Add Custom Environment#

Learn how to package dependencies for NeMo Curator using a container image.

The NeMo Curator container provides a primary curator conda environment with pre-installed dependencies. If your pipeline needs additional system or Python packages, create a custom image. Refer to the container environments reference for defaults and build arguments.

Before You Start#

Before you begin, make sure that you have:


How to Add Dependencies with a Dockerfile#

Define Build Steps#

  1. Create an environments directory anywhere on your system to organize your custom pipeline stage environments.

  2. Create a new folder for your environment, for example: my-env/.

  3. Create a Dockerfile that installs your environment’s dependencies on top of the base image.

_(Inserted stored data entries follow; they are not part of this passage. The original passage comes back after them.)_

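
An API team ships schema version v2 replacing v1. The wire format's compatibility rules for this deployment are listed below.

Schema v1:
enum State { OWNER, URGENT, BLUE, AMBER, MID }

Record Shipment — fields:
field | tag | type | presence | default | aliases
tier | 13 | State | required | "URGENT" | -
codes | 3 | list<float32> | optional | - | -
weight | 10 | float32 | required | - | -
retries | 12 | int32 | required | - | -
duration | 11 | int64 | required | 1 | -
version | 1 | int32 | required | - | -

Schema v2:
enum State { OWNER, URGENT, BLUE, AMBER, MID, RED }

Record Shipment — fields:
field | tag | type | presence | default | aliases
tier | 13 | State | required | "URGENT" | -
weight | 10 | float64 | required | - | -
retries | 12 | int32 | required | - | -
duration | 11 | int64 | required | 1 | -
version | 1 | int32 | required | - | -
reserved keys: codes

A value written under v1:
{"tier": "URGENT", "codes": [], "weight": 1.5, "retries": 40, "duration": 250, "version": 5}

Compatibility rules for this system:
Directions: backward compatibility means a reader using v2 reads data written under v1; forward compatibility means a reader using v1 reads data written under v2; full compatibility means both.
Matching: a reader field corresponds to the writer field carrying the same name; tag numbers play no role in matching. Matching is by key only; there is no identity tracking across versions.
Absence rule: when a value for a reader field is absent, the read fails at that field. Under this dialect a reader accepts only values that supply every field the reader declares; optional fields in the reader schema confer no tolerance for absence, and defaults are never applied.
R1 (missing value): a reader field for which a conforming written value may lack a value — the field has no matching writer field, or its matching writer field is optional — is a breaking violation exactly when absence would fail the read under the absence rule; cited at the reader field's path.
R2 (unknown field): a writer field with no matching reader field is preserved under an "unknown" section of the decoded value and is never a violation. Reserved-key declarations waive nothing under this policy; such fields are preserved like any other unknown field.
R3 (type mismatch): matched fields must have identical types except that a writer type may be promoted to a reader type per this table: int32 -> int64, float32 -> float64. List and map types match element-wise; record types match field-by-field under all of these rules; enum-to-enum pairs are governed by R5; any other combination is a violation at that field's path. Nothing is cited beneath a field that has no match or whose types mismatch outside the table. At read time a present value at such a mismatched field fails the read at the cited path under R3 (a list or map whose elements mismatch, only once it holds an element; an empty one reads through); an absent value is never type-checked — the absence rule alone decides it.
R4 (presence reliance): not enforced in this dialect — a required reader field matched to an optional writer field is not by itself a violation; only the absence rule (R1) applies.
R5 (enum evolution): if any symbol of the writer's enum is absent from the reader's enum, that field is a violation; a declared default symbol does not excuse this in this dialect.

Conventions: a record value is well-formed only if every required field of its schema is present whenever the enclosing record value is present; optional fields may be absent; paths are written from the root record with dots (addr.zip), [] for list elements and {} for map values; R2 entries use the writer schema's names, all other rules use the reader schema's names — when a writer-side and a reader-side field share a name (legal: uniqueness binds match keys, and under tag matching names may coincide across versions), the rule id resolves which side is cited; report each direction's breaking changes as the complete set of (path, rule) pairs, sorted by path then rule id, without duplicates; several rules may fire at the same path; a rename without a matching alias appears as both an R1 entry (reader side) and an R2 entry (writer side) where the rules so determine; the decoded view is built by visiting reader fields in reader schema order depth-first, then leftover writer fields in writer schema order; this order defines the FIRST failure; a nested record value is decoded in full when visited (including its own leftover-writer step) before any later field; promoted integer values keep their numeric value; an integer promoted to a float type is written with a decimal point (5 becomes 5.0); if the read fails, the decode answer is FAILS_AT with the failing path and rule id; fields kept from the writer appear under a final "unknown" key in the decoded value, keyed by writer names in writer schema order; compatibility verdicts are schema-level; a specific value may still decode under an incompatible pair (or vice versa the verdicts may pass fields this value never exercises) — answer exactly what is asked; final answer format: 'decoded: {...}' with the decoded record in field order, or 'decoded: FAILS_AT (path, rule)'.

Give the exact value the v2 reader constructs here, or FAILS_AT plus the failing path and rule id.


in Shipment below, arrows point writer -> reader
decoding the Shipment value with the v2 reader:
  tier := "URGENT"
  weight := 1.5 (float32 -> float64)
  retries := 40
  duration := 250
  version := 5
  writer codes: kept under "unknown"
  => decoded: {"tier": "URGENT", "weight": 1.5, "retries": 40, "duration": 250, "version": 5, "unknown": {"codes": []}}
the other Shipment changes do not affect what is asked:
  enum State (field tier in record Shipment): symbol RED added -> schema-level compatibility only; this Shipment value's decode is unchanged
  field weight in record Shipment: type float32 changed to float64 -> schema-level compatibility only; this Shipment value's decode is unchanged

decoded: {"tier": "URGENT", "weight": 1.5, "retries": 40, "duration": 250, "version": 5, "unknown": {"codes": []}}


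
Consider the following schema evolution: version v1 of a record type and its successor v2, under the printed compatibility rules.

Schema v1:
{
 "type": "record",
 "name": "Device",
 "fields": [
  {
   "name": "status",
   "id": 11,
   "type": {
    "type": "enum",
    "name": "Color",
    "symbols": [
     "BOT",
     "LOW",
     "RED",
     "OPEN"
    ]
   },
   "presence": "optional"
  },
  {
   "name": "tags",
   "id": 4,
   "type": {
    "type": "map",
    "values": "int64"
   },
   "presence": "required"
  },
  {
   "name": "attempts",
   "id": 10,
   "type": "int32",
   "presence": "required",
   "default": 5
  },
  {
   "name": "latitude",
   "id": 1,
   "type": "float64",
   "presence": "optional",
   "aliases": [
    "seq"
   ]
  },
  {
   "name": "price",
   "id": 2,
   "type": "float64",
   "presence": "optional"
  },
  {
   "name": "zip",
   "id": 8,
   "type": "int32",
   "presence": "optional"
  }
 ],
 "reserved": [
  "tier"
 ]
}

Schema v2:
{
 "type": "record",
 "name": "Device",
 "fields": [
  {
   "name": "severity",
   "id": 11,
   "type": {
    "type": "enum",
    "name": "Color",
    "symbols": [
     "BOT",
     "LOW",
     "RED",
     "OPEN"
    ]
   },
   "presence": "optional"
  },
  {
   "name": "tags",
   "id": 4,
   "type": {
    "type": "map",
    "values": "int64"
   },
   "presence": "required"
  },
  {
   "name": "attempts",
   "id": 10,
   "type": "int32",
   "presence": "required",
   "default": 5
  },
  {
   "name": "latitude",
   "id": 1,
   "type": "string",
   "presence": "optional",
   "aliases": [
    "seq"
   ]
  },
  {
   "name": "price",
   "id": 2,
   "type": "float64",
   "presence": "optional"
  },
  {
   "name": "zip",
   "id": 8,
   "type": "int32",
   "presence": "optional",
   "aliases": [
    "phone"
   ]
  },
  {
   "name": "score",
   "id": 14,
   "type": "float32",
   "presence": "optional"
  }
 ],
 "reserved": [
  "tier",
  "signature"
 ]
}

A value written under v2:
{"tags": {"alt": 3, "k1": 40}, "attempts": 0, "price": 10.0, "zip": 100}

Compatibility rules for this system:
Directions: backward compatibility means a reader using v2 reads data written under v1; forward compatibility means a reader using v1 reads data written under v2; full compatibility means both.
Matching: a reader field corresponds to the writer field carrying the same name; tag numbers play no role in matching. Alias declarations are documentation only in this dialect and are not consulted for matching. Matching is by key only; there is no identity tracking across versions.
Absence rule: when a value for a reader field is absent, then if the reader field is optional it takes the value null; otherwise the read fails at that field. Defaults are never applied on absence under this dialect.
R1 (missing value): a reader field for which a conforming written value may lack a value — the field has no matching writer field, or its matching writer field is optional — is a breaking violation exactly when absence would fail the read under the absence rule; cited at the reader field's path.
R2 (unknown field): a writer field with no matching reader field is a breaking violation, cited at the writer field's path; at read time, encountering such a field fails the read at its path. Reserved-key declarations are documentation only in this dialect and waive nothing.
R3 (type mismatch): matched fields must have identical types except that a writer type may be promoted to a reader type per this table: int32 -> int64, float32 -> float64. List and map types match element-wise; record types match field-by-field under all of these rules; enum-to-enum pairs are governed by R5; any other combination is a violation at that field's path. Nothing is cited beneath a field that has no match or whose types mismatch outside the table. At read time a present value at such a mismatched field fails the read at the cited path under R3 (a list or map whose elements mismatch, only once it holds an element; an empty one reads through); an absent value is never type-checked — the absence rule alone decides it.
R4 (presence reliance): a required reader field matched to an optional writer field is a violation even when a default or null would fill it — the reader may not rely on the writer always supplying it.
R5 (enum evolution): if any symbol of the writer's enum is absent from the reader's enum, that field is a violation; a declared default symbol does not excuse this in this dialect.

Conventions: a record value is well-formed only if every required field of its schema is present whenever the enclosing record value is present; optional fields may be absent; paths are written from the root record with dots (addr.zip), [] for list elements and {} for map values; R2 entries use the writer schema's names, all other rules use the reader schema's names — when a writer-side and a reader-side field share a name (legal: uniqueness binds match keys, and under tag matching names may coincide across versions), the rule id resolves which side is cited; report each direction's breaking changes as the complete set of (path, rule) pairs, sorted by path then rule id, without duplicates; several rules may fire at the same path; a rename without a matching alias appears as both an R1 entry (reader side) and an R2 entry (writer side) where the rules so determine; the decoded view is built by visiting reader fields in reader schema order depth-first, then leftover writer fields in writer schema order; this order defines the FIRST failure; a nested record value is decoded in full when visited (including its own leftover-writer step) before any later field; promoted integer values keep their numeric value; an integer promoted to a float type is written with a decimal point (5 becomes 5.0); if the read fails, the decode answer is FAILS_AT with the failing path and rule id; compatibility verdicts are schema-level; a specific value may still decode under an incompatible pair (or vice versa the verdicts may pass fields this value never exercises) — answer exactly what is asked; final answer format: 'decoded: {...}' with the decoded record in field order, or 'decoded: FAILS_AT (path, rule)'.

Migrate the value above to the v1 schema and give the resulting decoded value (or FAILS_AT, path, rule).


arrows below run writer -> reader for Device
migrating the Device value to v1:
  status := null (not supplied -> null)
  tags := {"alt": 3, "k1": 40}
  attempts := 0
  latitude := null (not supplied -> null)
  price := 10.0
  zip := 100
  => decoded: {"status": null, "tags": {"alt": 3, "k1": 40}, "attempts": 0, "latitude": null, "price": 10.0, "zip": 100}
diffs on Device not affecting the asked answer:
  field latitude in record Device: type float64 changed to string -> changes Device's schema-level verdicts only — the decode of this value is the same
  added field score to record Device: optional float32, tag 14 (in v2 it sits last) -> changes Device's schema-level verdicts only — the decode of this value is the same
  renamed field status to severity in record Device -> changes Device's schema-level verdicts only — the decode of this value is the same

decoded: {"status": null, "tags": {"alt": 3, "k1": 40}, "attempts": 0, "latitude": null, "price": 10.0, "zip": 100}


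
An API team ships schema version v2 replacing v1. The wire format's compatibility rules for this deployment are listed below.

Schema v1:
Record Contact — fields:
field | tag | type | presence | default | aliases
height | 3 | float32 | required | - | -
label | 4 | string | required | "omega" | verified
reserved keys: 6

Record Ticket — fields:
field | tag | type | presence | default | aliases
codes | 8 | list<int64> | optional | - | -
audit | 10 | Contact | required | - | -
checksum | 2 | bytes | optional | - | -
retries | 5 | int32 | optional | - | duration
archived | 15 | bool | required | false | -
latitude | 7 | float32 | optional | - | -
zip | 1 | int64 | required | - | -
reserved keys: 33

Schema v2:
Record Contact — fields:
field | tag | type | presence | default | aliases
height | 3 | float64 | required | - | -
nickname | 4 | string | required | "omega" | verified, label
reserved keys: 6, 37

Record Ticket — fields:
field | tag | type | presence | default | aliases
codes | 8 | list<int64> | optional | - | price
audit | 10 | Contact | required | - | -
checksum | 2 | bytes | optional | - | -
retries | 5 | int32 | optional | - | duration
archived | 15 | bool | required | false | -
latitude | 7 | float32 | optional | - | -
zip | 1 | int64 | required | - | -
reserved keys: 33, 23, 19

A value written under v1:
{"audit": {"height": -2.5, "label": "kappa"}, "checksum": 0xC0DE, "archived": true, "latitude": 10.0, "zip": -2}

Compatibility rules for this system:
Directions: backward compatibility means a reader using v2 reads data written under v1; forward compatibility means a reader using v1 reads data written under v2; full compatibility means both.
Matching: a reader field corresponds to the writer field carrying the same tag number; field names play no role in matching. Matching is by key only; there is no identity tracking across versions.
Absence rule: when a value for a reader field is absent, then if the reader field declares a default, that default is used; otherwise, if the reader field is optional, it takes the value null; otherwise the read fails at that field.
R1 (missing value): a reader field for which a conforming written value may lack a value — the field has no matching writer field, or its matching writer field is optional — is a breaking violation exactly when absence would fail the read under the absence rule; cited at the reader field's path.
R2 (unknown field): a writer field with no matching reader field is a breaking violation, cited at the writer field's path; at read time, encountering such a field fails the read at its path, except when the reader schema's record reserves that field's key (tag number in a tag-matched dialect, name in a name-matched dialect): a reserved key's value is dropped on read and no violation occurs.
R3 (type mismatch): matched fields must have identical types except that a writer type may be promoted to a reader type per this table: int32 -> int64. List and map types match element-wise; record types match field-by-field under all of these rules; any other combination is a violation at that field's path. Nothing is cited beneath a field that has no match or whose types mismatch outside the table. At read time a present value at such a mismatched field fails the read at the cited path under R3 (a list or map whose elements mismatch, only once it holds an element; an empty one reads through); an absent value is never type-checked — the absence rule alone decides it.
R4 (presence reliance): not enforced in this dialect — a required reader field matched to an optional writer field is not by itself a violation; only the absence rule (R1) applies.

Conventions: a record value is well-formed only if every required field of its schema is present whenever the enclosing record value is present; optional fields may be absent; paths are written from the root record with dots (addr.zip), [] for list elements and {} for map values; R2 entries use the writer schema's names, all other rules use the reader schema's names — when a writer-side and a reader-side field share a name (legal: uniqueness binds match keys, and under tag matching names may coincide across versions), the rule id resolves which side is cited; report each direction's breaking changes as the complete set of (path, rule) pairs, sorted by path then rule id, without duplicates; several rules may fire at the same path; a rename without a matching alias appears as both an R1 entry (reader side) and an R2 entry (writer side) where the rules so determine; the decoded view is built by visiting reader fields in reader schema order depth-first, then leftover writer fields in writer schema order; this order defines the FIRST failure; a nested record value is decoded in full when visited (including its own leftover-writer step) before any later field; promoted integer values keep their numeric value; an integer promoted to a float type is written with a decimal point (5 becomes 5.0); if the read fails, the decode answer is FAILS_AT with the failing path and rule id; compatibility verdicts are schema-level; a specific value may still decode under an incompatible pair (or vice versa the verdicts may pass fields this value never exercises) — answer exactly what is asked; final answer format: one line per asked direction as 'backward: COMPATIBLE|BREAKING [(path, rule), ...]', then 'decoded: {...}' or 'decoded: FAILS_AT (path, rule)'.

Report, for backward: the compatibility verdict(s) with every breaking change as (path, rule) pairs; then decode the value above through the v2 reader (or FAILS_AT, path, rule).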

    FROM <your-base-image>
    
    # System deps
    RUN apt-get update && apt-get install -y --no-install-recommends \
        wget git && rm -rf /var/lib/apt/lists/*
    
    # Python deps (prefer aligning with pyproject optional extras)
    # Example: install video stacks used by NeMo Curator
    RUN pip install --no-cache-dir \
        av==13.1.0 opencv-python einops easydict
    
    # Optional: CV-CUDA (choose wheel that matches your CUDA/Python)
    # RUN pip install cvcuda_cu12
    
    # Optional: vLLM / FlashAttention (see platform markers in pyproject)
    # RUN pip install vllm==0.9.2 flash-attn<=2.8.3
    
    # Copy your code if needed
    COPY . /workspace
    WORKDIR /workspace
    
  4. Save the file.

Build the Container#

Build and tag your image using Docker or your preferred tool:

docker build -t my-ray-curator:latest .

Next Steps#

Now that you have created a custom environment, you can create custom code for that environment.

Note

Ray Data backends do not support nvdecs/nvencs resource keys. Xenna does. If you plan to use nvdecs/nvencs, prefer the default Xenna executor.